Cingapura, 09/10/2006 – A destinação de recursos insuficientes e as condições econômicas impostas pelo Banco Mundial a devedores de uma dívida insustentável impedem numerosos países de alcançarem as metas de desenvolvimento estabelecidas pela comunidade internacional. Está é uma das conclusões do Informe 2006 da rede Sustainability Watch, apresentado em Cingapura durante a conferência anual do Banco Mundial e do Fundo Monetário Internacional. O estudo adverte que, além disso, os projetos de mineração e energia financiados pelo Banco não atendem aos critérios necessários para proteger o meio ambiente e melhorar as condições de vida dos mais pobres.
O informe divulgado por está rede de organizações não-governamentais de 15 países do Sul, enfatiza que o desenvolvimento sustentável é crucial para três bilhões de pessoas – quase a metade da população mundial – que subsistem com uma renda inferior a dois dólares por dia. Os especialistas prevêem que esse número aumentará em cem milhões até 2015, a menos que sejam implementados e melhorados os compromissos contra a pobreza acertados pela comunidade internacional. O fator mais crítico é o contexto de desenvolvimento predominante, voltado para o mercado, que promove a liberalização comercial e as privatizações, afirmou Roy Cabonegro, representante na Ásia da Sustainability Watch. Este contexto não dá a suficiente atenção aos problemas ambientais, especialmente o manejo do território e o uso de recursos naturais, segundo a organização.
Os governos débeis não conseguem produzir suficiente desenvolvimento econômico e serviços sociais para acompanhar o crescimento da população, o qual reduz a certa reticência desafiar os regimes de liberalização comercial injusta, acrescenta o documento. As restrições institucionais derivaram em falhas estratégicas quanto à supervisão das interações entre pobreza, meio ambiente, governabilidade e participação da sociedade civil, diz o informe. Por outro lado, muitos governos destinaram recursos inadequados para melhorar o desenvolvimento sustentável, enquanto os condicionamentos de uma divida insustentável restringiram sua capacidade para atingir as metas. “Todos nossos índices ambientais caem, enquanto o crescimento econômico aumenta”, disse Cabonegro à IPS.

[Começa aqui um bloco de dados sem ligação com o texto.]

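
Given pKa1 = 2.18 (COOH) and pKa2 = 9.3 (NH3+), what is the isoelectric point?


pI = (pKa1 + pKa2) / 2
pI = (2.18 + 9.3) / 2
pI = 5.74

5.74


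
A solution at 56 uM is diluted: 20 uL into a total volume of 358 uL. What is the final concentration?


C2 = C1 * V1 / V2
C2 = 56 * 20 / 358
C2 = 3.1285 uM

3.1285 uM


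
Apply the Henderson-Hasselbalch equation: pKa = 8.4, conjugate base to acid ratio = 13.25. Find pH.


pH = pKa + log10([A-]/[HA])
pH = 8.4 + log10(13.25)
pH = 9.5222

9.5222


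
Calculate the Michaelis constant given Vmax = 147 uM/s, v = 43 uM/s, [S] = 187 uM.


Km = [S] * (Vmax - v) / v
Km = 187 * (147 - 43) / 43
Km = 452.2791 uM

452.2791 uM


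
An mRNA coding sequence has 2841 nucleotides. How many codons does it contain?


codons = nucleotides / 3
codons = 2841 / 3 = 947

947


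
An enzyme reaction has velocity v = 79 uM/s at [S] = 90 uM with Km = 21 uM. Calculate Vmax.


Vmax = v * (Km + [S]) / [S]
Vmax = 79 * (21 + 90) / 90
Vmax = 97.4333 uM/s

97.4333 uM/s


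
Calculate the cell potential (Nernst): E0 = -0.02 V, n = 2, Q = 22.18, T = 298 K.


E = E0 - (RT/nF) * ln(Q)
E = -0.02 - (8.314 * 298 / (2 * 96485)) * ln(22.18)
E = -0.0598 V

-0.0598 V


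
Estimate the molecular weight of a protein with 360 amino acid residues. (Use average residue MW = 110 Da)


MW = n_residues * 110 Da
MW = 360 * 110
MW = 39600 Da

39600 Da


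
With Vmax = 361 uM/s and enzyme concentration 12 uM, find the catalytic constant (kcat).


kcat = Vmax / [E]t
kcat = 361 / 12
kcat = 30.0833 s^-1

30.0833 s^-1


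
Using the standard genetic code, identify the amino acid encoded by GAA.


Standard genetic code lookup.
Codon GAA -> Glu

Glu


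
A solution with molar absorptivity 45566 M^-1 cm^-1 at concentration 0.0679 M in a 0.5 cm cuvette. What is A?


A = epsilon * c * l
A = 45566 * 0.0679 * 0.5
A = 1546.9657

1546.9657


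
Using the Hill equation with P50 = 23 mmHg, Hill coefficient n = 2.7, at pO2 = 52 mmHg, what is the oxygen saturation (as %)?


Y = pO2^n / (P50^n + pO2^n)
Y = 52^2.7 / (23^2.7 + 52^2.7)
Y = 90.05%

90.05%


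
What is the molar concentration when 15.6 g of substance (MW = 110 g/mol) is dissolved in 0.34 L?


C = (mass / MW) / volume
C = (15.6 / 110) / 0.34
C = 0.4171 M

0.4171 M


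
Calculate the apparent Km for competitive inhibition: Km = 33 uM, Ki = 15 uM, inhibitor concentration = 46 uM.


Km_app = Km * (1 + [I]/Ki)
Km_app = 33 * (1 + 46/15)
Km_app = 134.2 uM

134.2 uM


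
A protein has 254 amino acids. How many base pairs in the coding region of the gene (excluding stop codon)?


Each amino acid = 1 codon = 3 bp
bp = 254 * 3 = 762 bp

762 bp


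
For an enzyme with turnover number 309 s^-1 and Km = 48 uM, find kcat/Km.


Catalytic efficiency = kcat / Km
= 309 / 48
= 6.4375 uM^-1*s^-1

6.4375 uM^-1*s^-1


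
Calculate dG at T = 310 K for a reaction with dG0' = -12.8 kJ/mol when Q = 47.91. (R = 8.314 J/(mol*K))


dG = dG0' + RT * ln(Q) / 1000
dG = -12.8 + 8.314 * 310 * ln(47.91) / 1000
dG = -2.8274 kJ/mol

-2.8274 kJ/mol


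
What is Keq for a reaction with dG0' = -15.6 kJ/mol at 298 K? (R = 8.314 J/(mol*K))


Keq = exp(-dG0 * 1000 / (R * T))
Keq = exp(-(-15.6) * 1000 / (8.314 * 298))
Keq = 542.6622

542.6622


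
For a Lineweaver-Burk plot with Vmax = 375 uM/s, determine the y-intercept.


y-intercept = 1/Vmax
= 1/375
= 0.0027 s/uM

0.0027 s/uM


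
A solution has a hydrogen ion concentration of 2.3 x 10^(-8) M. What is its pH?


pH = -log10([H+])
pH = -log10(2.3 x 10^(-8))
pH = 7.6383

7.6383


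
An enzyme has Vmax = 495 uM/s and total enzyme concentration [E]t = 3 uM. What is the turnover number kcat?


kcat = Vmax / [E]t
kcat = 495 / 3
kcat = 165.0 s^-1

165.0 s^-1


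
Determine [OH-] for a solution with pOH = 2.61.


[OH-] = 10^(-pOH)
[OH-] = 10^(-2.61)
[OH-] = 0.0025 M

0.0025 M


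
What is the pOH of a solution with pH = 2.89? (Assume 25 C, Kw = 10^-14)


pOH = 14 - pH
pOH = 14 - 2.89
pOH = 11.11

11.11


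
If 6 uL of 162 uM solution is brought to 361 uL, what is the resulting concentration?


C2 = C1 * V1 / V2
C2 = 162 * 6 / 361
C2 = 2.6925 uM

2.6925 uM


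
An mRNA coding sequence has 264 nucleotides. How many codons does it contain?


codons = nucleotides / 3
codons = 264 / 3 = 88

88


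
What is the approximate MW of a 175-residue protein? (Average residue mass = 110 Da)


MW = n_residues * 110 Da
MW = 175 * 110
MW = 19250 Da

19250 Da


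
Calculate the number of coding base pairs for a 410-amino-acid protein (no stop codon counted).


Each amino acid = 1 codon = 3 bp
bp = 410 * 3 = 1230 bp

1230 bp


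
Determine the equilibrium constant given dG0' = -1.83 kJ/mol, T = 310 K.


Keq = exp(-dG0 * 1000 / (R * T))
Keq = exp(-(-1.83) * 1000 / (8.314 * 310))
Keq = 2.0341

2.0341


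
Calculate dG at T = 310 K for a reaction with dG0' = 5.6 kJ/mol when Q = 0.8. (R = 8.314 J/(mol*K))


dG = dG0' + RT * ln(Q) / 1000
dG = 5.6 + 8.314 * 310 * ln(0.8) / 1000
dG = 5.0249 kJ/mol

5.0249 kJ/mol


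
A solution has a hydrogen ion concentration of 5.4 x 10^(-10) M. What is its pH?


pH = -log10([H+])
pH = -log10(5.4 x 10^(-10))
pH = 9.2676

9.2676


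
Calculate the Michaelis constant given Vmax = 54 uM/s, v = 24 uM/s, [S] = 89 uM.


Km = [S] * (Vmax - v) / v
Km = 89 * (54 - 24) / 24
Km = 111.25 uM

111.25 uM


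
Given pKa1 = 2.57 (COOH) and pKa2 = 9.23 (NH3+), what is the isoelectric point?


pI = (pKa1 + pKa2) / 2
pI = (2.57 + 9.23) / 2
pI = 5.9

5.9


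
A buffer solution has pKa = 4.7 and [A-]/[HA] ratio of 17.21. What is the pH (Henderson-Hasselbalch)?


pH = pKa + log10([A-]/[HA])
pH = 4.7 + log10(17.21)
pH = 5.9358

5.9358


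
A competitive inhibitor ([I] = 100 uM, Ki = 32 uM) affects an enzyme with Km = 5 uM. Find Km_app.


Km_app = Km * (1 + [I]/Ki)
Km_app = 5 * (1 + 100/32)
Km_app = 20.625 uM

20.625 uM


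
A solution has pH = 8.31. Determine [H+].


[H+] = 10^(-pH)
[H+] = 10^(-8.31)
[H+] = 4.898e-09 M

4.898e-09 M


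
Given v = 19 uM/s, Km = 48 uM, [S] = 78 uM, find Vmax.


Vmax = v * (Km + [S]) / [S]
Vmax = 19 * (48 + 78) / 78
Vmax = 30.6923 uM/s

30.6923 uM/s


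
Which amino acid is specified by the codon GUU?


Standard genetic code lookup.
Codon GUU -> Val

Val


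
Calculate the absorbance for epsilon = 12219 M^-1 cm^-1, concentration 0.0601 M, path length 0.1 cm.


A = epsilon * c * l
A = 12219 * 0.0601 * 0.1
A = 73.4362

73.4362


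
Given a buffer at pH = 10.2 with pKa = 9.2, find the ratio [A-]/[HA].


[A-]/[HA] = 10^(pH - pKa)
= 10^(10.2 - 9.2)
= 10.0

10.0


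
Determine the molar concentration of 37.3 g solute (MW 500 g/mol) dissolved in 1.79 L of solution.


C = (mass / MW) / volume
C = (37.3 / 500) / 1.79
C = 0.0417 M

0.0417 M


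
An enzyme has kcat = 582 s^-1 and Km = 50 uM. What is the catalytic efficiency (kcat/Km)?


Catalytic efficiency = kcat / Km
= 582 / 50
= 11.64 uM^-1*s^-1

11.64 uM^-1*s^-1


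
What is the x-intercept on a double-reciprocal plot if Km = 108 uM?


x-intercept = -1/Km
= -1/108
= -0.0093 1/uM

-0.0093 1/uM


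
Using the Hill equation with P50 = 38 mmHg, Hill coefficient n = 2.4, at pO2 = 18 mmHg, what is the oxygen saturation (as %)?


Y = pO2^n / (P50^n + pO2^n)
Y = 18^2.4 / (38^2.4 + 18^2.4)
Y = 14.27%

14.27%


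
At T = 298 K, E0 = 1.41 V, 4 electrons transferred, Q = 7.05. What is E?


E = E0 - (RT/nF) * ln(Q)
E = 1.41 - (8.314 * 298 / (4 * 96485)) * ln(7.05)
E = 1.3975 V

1.3975 V


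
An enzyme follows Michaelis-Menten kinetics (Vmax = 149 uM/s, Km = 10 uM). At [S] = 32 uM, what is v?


v = Vmax * [S] / (Km + [S])
v = 149 * 32 / (10 + 32)
v = 113.5238 uM/s

113.5238 uM/s


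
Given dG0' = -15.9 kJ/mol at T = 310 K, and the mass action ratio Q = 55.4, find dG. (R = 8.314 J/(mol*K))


dG = dG0' + RT * ln(Q) / 1000
dG = -15.9 + 8.314 * 310 * ln(55.4) / 1000
dG = -5.5531 kJ/mol

-5.5531 kJ/mol


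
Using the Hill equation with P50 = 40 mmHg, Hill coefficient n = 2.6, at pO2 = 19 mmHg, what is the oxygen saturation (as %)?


Y = pO2^n / (P50^n + pO2^n)
Y = 19^2.6 / (40^2.6 + 19^2.6)
Y = 12.61%

12.61%


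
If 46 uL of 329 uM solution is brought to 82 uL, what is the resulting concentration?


C2 = C1 * V1 / V2
C2 = 329 * 46 / 82
C2 = 184.561 uM

184.561 uM


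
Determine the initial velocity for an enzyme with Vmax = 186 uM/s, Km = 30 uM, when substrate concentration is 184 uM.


v = Vmax * [S] / (Km + [S])
v = 186 * 184 / (30 + 184)
v = 159.9252 uM/s

159.9252 uM/s


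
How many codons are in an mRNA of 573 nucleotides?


codons = nucleotides / 3
codons = 573 / 3 = 191

191


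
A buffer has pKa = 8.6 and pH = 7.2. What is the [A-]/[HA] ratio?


[A-]/[HA] = 10^(pH - pKa)
= 10^(7.2 - 8.6)
= 0.0398

0.0398


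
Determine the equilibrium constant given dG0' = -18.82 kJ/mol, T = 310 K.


Keq = exp(-dG0 * 1000 / (R * T))
Keq = exp(-(-18.82) * 1000 / (8.314 * 310))
Keq = 1483.415

1483.415


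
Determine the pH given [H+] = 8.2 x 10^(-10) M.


pH = -log10([H+])
pH = -log10(8.2 x 10^(-10))
pH = 9.0862

9.0862


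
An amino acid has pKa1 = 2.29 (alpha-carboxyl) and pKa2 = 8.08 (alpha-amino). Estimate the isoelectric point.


pI = (pKa1 + pKa2) / 2
pI = (2.29 + 8.08) / 2
pI = 5.185

5.185


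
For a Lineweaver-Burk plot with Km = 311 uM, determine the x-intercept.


x-intercept = -1/Km
= -1/311
= -0.0032 1/uM

-0.0032 1/uM


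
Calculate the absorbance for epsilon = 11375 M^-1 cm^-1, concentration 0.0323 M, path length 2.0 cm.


A = epsilon * c * l
A = 11375 * 0.0323 * 2.0
A = 734.825

734.825


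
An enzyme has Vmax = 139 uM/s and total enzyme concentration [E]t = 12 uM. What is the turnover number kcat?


kcat = Vmax / [E]t
kcat = 139 / 12
kcat = 11.5833 s^-1

11.5833 s^-1


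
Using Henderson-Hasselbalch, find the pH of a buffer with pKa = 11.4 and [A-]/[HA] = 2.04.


pH = pKa + log10([A-]/[HA])
pH = 11.4 + log10(2.04)
pH = 11.7096

11.7096


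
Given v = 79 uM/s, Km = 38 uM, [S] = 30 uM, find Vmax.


Vmax = v * (Km + [S]) / [S]
Vmax = 79 * (38 + 30) / 30
Vmax = 179.0667 uM/s

179.0667 uM/s


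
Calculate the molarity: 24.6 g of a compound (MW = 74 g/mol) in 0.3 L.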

O chefe científico do Banco Mundial, Robert Watson, disse concordar, em boa parte, com o informe da Sustainability Watch, mas considerou muito difícil implementar suas recomendações. Para isso, deve-se convencer ministros de finanças e outras áreas, o que, segundo Watson, é mais trabalhoso do que convencer o setor privado. “Realmente devemos destacar a importância do vínculo entre pobreza, economia e meio ambiente”, acrescentou. Os fatores que determinam perda de biodiversidade devem ser reduzidos, acrescentou. “Não estou convencido de que possamos cumprir os Objetivos de Desenvolvimento do Milênio, da Organização das Nações Unidas, mesmo se reunirmos vontade política”, disse Watson.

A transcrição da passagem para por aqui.